Audit logTransactions named in a rail notification that persisted no money record — e.g. a deferred or unconnected-project event. These show STORED — no record, which is a fact to read, not an error.
It shows Crossdeck-indexed ids, not Apple’s entire holdings.

A transaction that occurred but was never notified to Crossdeck is invisible to any tool — there is no endpoint to enumerate it. The Rail Ledger is honest about its scope: it reconstructs the ledger for the ids Crossdeck knows about, which for a correctly wired project is every transaction the rail has told it about.

Running a pull

Open Developers → Workbench → Rail Ledger. Three controls run a pull:

Each row carries a rail-verified timestamp so you know the RAIL column is live, not cached. A filter box narrows the table by transaction id, customer id, or status.

Reading a row

A row reads left to right as a parsed statement, with the two columns that matter — RAIL and STORED — at its center.

ColumnWhat it shows
TransactionThe rail’s original transaction id (Apple) or object id (Stripe), and the Crossdeck customer it resolved to. Both copy on click.
TypeThe headline. Subscription, one-off, consumable, or non-consumable — read directly from the rail.
ProductThe product identifier the rail names on the transaction.
AmountPrice and currency, when the rail returned them (see the note under What Apple returns).
Rail stateRAIL. The authoritative status the rail returned just now — e.g. ACTIVE, EXPIRED, REFUNDED.
StoredSTORED. The state Crossdeck holds for the same transaction, or no record.
Renews / expiresThe relevant date, plus the billing interval for subscriptions.
EnvProduction or sandbox. The pull queried the matching rail environment.

Every row also has a View raw control.

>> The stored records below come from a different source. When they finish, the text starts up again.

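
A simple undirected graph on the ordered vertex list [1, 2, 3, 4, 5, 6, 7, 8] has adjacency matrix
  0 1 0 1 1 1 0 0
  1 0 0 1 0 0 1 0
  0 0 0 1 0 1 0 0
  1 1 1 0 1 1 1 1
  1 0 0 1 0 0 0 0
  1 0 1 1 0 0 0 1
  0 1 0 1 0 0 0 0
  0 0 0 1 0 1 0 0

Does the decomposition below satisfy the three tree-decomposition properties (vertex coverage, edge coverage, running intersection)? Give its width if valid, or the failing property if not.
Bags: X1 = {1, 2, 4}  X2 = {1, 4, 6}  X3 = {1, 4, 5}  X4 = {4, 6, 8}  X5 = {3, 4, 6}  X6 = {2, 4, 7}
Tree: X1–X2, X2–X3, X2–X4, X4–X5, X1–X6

Yes; width 2.

Every vertex of G appears in some bag (union = {1, 2, 3, 4, 5, 6, 7, 8}); every edge is covered by a bag; and for each vertex v the set of bags containing v is connected in the bag tree. The decomposition is therefore valid. The largest bag has 3 vertices, so the width is 2.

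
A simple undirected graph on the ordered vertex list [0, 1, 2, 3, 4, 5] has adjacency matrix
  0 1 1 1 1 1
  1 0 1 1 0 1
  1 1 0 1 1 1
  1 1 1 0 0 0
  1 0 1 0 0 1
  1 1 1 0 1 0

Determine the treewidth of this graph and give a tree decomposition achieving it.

Treewidth 3.
One optimal decomposition is:
Bags: B1 = {0, 2, 4, 5}  B2 = {0, 1, 2, 5}  B3 = {0, 1, 2, 3}
Tree: B1–B2, B2–B3

Each bag holds 4 vertices, so the decomposition has width 3, which upper-bounds the treewidth. Conversely, {0, 1, 2, 3} is a clique of size 4, and the vertices of any clique must share a bag in every tree decomposition; so some bag has ≥ 4 vertices and tw(G) ≥ 3. Hence tw(G) = 3 exactly.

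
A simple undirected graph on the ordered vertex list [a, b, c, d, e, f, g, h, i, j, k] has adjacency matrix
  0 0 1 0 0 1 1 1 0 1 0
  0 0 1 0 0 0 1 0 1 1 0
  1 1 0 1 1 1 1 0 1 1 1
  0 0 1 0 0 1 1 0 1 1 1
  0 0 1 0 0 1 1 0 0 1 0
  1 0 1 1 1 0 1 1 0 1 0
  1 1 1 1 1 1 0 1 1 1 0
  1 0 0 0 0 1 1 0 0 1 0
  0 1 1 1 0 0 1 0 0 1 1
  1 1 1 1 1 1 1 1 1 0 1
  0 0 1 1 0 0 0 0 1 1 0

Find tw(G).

4

A width-4 tree decomposition is:
Bags: B1 = {c, d, g, i, j}  B2 = {c, d, f, g, j}  B3 = {c, d, i, j, k}  B4 = {c, e, f, g, j}  B5 = {a, c, f, g, j}  B6 = {b, c, g, i, j}  B7 = {a, f, g, h, j}
Tree: B1–B2, B1–B3, B2–B4, B4–B5, B1–B6, B5–B7
Every bag has size at most 5, so the width is 5 − 1 = 4 and tw(G) ≤ 4. Conversely, {a, f, g, h, j} is a clique of size 5, and the vertices of any clique must share a bag in every tree decomposition; so some bag has ≥ 5 vertices and tw(G) ≥ 4. Therefore the treewidth is 4.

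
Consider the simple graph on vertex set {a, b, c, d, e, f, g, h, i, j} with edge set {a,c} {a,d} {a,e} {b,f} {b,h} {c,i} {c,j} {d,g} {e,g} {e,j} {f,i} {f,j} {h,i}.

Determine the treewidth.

A width-2 tree decomposition is:
Bags: B1 = {a, d, g}  B2 = {a, e, g}  B3 = {a, c, e}  B4 = {c, e, j}  B5 = {c, i, j}  B6 = {f, i, j}  B7 = {f, h, i}  B8 = {b, f, h}
Tree: B1–B2, B2–B3, B3–B4, B4–B5, B5–B6, B6–B7, B7–B8
Each bag holds 3 vertices, so the decomposition has width 2, which upper-bounds the treewidth. Since d–g–e–a–d is a cycle in G, G is not acyclic. Forests are exactly the graphs of treewidth ≤ 1, so tw(G) ≥ 2. The upper and lower bounds meet at 2, so that is the treewidth.

2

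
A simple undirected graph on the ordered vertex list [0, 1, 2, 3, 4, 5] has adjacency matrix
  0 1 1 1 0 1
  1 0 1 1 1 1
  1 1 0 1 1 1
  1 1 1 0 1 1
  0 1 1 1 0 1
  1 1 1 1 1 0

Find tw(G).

4

A width-4 tree decomposition is:
Bags: B1 = {1, 2, 3, 4, 5}  B2 = {0, 1, 2, 3, 5}
Tree: B1–B2
The largest bag has 5 vertices, giving width 4; this decomposition certifies tw(G) ≤ 4. On the other hand G contains the 5-clique {0, 1, 2, 3, 5}. A clique must lie in a single bag of any decomposition, so no decomposition can have width below 4. Combining the bounds, tw(G) = 4.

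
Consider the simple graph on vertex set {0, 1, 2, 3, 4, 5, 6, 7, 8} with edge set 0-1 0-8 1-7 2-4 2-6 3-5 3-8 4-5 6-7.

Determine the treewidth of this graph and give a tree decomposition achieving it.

The largest bag has 3 vertices, giving width 2; this decomposition certifies tw(G) ≤ 2. The edges 1–0–8–3–5–4–2–6–7–1 form a cycle, so G is not a tree and its treewidth is at least 2. Therefore the treewidth is 2.

Treewidth 2.
One optimal decomposition is:
Bags: B1 = {0, 1, 8}  B2 = {1, 3, 8}  B3 = {1, 3, 5}  B4 = {1, 4, 5}  B5 = {1, 2, 4}  B6 = {1, 2, 6}  B7 = {1, 6, 7}
Tree: B1–B2, B2–B3, B3–B4, B4–B5, B5–B6, B6–B7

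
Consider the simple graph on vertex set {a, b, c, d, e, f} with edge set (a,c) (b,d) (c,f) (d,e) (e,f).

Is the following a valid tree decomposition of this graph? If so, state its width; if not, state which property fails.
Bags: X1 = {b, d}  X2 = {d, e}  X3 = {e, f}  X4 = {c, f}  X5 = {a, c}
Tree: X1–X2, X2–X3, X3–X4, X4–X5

Every vertex of G appears in some bag (union = {a, b, c, d, e, f}); every edge is covered by a bag; and for each vertex v the set of bags containing v is connected in the bag tree. The decomposition is therefore valid. The largest bag has 2 vertices, so the width is 1.

Yes; width 1.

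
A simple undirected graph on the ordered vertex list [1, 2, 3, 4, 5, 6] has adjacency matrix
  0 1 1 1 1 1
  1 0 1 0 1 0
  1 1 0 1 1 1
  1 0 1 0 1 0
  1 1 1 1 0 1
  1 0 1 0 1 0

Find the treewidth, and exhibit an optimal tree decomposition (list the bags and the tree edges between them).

Each bag holds 4 vertices, so the decomposition has width 3, which upper-bounds the treewidth. For the lower bound, the 4 vertices {1, 2, 3, 5} are pairwise adjacent, and any tree decomposition puts a clique entirely inside one bag — forcing width ≥ 3. Hence tw(G) = 3 exactly.

Treewidth 3.
One optimal decomposition is:
Bags: B1 = {1, 2, 3, 5}  B2 = {1, 3, 4, 5}  B3 = {1, 3, 5, 6}
Tree: B1–B2, B1–B3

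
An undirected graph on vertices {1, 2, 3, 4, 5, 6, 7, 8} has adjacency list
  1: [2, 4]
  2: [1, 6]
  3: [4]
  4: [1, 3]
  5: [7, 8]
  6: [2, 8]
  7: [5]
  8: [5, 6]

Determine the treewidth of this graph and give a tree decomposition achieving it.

Each bag holds 2 vertices, so the decomposition has width 1, which upper-bounds the treewidth. G has an edge, so its treewidth is at least 1. Hence tw(G) = 1 exactly.

Treewidth 1.
One optimal decomposition is:
Bags: B1 = {3, 4}  B2 = {1, 4}  B3 = {1, 2}  B4 = {2, 6}  B5 = {6, 8}  B6 = {5, 8}  B7 = {5, 7}
Tree: B1–B2, B2–B3, B3–B4, B4–B5, B5–B6, B6–B7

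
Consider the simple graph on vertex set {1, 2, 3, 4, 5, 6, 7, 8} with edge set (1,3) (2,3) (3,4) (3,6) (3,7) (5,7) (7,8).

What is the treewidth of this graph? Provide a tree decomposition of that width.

The largest bag has 2 vertices, giving width 1; this decomposition certifies tw(G) ≤ 1. G has an edge, so its treewidth is at least 1. The upper and lower bounds meet at 1, so that is the treewidth.

Treewidth 1.
Bags: B1 = {3, 6}  B2 = {2, 3}  B3 = {3, 7}  B4 = {3, 4}  B5 = {7, 8}  B6 = {5, 7}  B7 = {1, 3}
Tree: B1–B2, B2–B3, B1–B4, B3–B5, B5–B6, B3–B7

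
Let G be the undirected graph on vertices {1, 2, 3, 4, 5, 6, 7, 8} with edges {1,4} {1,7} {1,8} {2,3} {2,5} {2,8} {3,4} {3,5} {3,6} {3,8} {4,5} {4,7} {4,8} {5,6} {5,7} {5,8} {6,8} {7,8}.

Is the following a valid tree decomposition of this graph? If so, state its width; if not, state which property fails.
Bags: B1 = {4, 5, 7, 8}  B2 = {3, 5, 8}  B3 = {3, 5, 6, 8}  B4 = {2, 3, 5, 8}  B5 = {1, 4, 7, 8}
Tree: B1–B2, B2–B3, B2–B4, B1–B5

A tree decomposition must satisfy three properties: every vertex lies in some bag; for every edge, both endpoints lie together in some bag; and for every vertex, the bags containing it form a connected subtree. Here edge (4,3) lies in no bag, so the decomposition is invalid.

No — edge (4,3) lies in no bag.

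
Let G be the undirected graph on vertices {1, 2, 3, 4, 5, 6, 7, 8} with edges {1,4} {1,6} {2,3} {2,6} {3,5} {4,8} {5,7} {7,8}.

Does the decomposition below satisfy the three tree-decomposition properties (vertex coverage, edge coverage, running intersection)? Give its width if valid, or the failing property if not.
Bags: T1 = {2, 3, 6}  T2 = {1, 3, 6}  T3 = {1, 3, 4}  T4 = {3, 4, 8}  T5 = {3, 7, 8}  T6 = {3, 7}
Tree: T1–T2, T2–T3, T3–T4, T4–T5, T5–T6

No — vertex 5 appears in no bag.

A tree decomposition must satisfy three properties: every vertex lies in some bag; for every edge, both endpoints lie together in some bag; and for every vertex, the bags containing it form a connected subtree. Here vertex 5 appears in no bag, so the decomposition is invalid.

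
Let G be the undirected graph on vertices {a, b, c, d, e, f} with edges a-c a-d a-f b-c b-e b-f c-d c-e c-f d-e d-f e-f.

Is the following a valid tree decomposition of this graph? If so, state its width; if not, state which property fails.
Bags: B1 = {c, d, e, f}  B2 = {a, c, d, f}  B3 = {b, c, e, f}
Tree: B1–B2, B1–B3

Vertex coverage: the bags together contain {a, b, c, d, e, f}, the full vertex set. Edge coverage: each edge of G has both endpoints in at least one bag. Running intersection: for every vertex, the bags containing it form a connected subtree. All three properties hold, so this is a valid tree decomposition of width max|bag| − 1 = 3, and hence tw(G) ≤ 3.

Yes; width 3.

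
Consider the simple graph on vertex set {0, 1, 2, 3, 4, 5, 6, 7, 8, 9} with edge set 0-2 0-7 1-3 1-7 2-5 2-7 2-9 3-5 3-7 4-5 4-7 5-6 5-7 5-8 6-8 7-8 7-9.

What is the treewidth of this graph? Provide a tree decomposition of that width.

Every bag has size at most 3, so the width is 3 − 1 = 2 and tw(G) ≤ 2. On the other hand G contains the 3-clique {5, 6, 8}. A clique must lie in a single bag of any decomposition, so no decomposition can have width below 2. Therefore the treewidth is 2.

Treewidth 2.
Bags: B1 = {1, 3, 7}  B2 = {3, 5, 7}  B3 = {2, 5, 7}  B4 = {0, 2, 7}  B5 = {4, 5, 7}  B6 = {5, 7, 8}  B7 = {2, 7, 9}  B8 = {5, 6, 8}
Tree: B1–B2, B2–B3, B3–B4, B3–B5, B2–B6, B3–B7, B6–B8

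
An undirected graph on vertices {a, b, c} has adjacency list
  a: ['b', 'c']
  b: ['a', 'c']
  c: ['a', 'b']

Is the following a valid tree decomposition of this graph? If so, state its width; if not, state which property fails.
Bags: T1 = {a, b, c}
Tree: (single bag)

Vertex coverage: the bags together contain {a, b, c}, the full vertex set. Edge coverage: each edge of G has both endpoints in at least one bag. Running intersection: for every vertex, the bags containing it form a connected subtree. All three properties hold, so this is a valid tree decomposition of width max|bag| − 1 = 2, and hence tw(G) ≤ 2.

Yes; width 2.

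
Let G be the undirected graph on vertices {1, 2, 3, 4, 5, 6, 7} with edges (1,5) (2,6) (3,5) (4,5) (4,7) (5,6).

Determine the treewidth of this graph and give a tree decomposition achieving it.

Each bag holds 2 vertices, so the decomposition has width 1, which upper-bounds the treewidth. Since G has at least one edge (e.g. 4–5), it is not an edgeless graph, so tw(G) ≥ 1. Hence tw(G) = 1 exactly.

Treewidth 1.
One such decomposition:
Bags: B1 = {4, 5}  B2 = {5, 6}  B3 = {3, 5}  B4 = {1, 5}  B5 = {2, 6}  B6 = {4, 7}
Tree: B1–B2, B1–B3, B3–B4, B2–B5, B1–B6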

Expand it to read the rail’s literal decoded payload for that transaction — Apple’s decoded signed transaction, Stripe’s object JSON — exactly as the rail returned it. The structured row is for legibility; the raw payload is for the moments you trust nothing and want the rail’s own words. Rail-specific fields that don’t fit the shared columns (Apple’s ownership type, Stripe’s dispute detail) live here, so the structured table stays normalized without hiding anything.

What Apple returns

Apple identifies a transaction by its originalTransactionId. The Rail Ledger calls the right App Store Server API endpoint for the transaction’s kind: for an auto-renewable subscription it reads the live renewal status; for a one-off it reads the transaction record directly. The decoded transaction carries the fields that fill the structured row.

Apple typeShown asMeaning
Auto-Renewable SubscriptionSubscriptionRenews until canceled; RAIL state is the live renewal status.
Non-ConsumableNon-consumableBought once, owned forever.
ConsumableConsumableBought and spent; can be bought again.
Non-Renewing SubscriptionNon-renewingA fixed-term entitlement with no auto-renew.

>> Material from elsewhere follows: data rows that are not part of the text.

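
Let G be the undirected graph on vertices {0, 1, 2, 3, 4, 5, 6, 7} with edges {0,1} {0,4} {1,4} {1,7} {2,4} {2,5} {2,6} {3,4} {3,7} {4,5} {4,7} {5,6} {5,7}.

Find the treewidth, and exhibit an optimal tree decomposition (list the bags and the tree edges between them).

Treewidth 2.
One optimal decomposition is:
Bags: B1 = {4, 5, 7}  B2 = {1, 4, 7}  B3 = {2, 4, 5}  B4 = {2, 5, 6}  B5 = {0, 1, 4}  B6 = {3, 4, 7}
Tree: B1–B2, B1–B3, B3–B4, B2–B5, B1–B6

Each bag holds 3 vertices, so the decomposition has width 2, which upper-bounds the treewidth. Conversely, {0, 1, 4} is a clique of size 3, and the vertices of any clique must share a bag in every tree decomposition; so some bag has ≥ 3 vertices and tw(G) ≥ 2. Hence tw(G) = 2 exactly.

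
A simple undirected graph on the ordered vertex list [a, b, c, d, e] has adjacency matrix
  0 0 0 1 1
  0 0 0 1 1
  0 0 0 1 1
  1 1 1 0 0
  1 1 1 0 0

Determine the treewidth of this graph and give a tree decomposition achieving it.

The largest bag has 3 vertices, giving width 2; this decomposition certifies tw(G) ≤ 2. The edges b–e–a–d–b form a cycle, so G is not a tree and its treewidth is at least 2. Combining the bounds, tw(G) = 2.

Treewidth 2.
One optimal decomposition is:
Bags: B1 = {b, d, e}  B2 = {a, d, e}  B3 = {c, d, e}
Tree: B1–B2, B2–B3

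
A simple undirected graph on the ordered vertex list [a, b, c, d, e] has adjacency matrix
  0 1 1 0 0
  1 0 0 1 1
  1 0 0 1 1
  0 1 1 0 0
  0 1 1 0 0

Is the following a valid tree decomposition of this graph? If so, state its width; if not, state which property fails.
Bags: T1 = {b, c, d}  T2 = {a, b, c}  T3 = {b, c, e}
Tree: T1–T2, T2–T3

Checking the three conditions: (i) the bags cover all of {a, b, c, d, e}; (ii) for each edge, some bag contains both endpoints; (iii) the bags containing any fixed vertex form a subtree. All hold, so the decomposition is valid with width 3 − 1 = 2.

Yes; width 2.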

For a one-off, the RAIL state is read straight off the transaction: a present revocation date reads REFUNDED, a past expiry reads EXPIRED, otherwise PURCHASED. This is why a one-off shows its real status here rather than “no subscription status” — it has no renewal status to report, and the tool says what it actually is instead.

Price and currency are only present on newer Apple responses.

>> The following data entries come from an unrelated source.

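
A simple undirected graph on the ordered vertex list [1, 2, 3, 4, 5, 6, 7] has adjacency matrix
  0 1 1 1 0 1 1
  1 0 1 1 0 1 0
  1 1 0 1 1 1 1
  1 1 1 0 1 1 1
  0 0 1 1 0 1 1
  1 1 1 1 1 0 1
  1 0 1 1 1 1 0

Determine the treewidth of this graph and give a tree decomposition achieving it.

Treewidth 4.
One such decomposition:
Bags: B1 = {1, 3, 4, 6, 7}  B2 = {3, 4, 5, 6, 7}  B3 = {1, 2, 3, 4, 6}
Tree: B1–B2, B1–B3

Every bag has size at most 5, so the width is 5 − 1 = 4 and tw(G) ≤ 4. For the lower bound, the 5 vertices {1, 2, 3, 4, 6} are pairwise adjacent, and any tree decomposition puts a clique entirely inside one bag — forcing width ≥ 4. Hence tw(G) = 4 exactly.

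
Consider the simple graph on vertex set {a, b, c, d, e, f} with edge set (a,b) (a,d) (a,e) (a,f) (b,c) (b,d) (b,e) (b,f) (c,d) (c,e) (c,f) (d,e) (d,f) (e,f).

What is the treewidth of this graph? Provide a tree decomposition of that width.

Treewidth 4.
One such decomposition:
Bags: B1 = {a, b, d, e, f}  B2 = {b, c, d, e, f}
Tree: B1–B2

Each bag holds 5 vertices, so the decomposition has width 4, which upper-bounds the treewidth. On the other hand G contains the 5-clique {b, c, d, e, f}. A clique must lie in a single bag of any decomposition, so no decomposition can have width below 4. Combining the bounds, tw(G) = 4.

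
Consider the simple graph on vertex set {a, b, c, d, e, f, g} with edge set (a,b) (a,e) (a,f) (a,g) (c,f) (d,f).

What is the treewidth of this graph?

A width-1 tree decomposition is:
Bags: B1 = {c, f}  B2 = {a, f}  B3 = {d, f}  B4 = {a, g}  B5 = {a, e}  B6 = {a, b}
Tree: B1–B2, B2–B3, B2–B4, B4–B5, B5–B6
The largest bag has 2 vertices, giving width 1; this decomposition certifies tw(G) ≤ 1. Any graph with an edge has treewidth ≥ 1, and G has the edge c–f. Combining the bounds, tw(G) = 1.

1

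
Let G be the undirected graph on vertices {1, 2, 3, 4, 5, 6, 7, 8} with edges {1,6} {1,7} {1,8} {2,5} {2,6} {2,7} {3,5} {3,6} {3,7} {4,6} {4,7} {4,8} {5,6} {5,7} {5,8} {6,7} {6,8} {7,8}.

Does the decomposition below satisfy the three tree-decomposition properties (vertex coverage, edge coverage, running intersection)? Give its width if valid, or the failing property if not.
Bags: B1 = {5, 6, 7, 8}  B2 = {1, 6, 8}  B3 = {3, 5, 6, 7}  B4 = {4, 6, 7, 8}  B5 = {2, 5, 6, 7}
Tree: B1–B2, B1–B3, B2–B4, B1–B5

A tree decomposition must satisfy three properties: every vertex lies in some bag; for every edge, both endpoints lie together in some bag; and for every vertex, the bags containing it form a connected subtree. Here edge (7,1) lies in no bag, so the decomposition is invalid.

No — edge (7,1) lies in no bag.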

Apple began returning price and currency on the decoded transaction in recent versions of the App Store Server API; older transactions don’t carry them. When they’re absent, the Amount column is left blank — the Rail Ledger never invents a number the rail didn’t return.

What Stripe returns

Stripe’s objects are fully expressive, so the structured row fills in directly from a single retrieve. The Rail Ledger reads a subscription by its sub_… id and a one-off by its charge id, through your connected Stripe account.

Stripe objectShown asRAIL state from
SubscriptionSubscriptionThe subscription’s status (active, past_due, canceled, trialing…), with interval and current-period end.
ChargeOne-offThe charge’s status, or refunded when the charge has been refunded.

Amount, currency, and dates come straight from the object. Stripe-specific detail beyond the shared columns — dispute state, payment method, the full item list — is available in the row’s raw payload.

Read-only, no verdicts

The Rail Ledger inherits the Workbench guarantees without exception.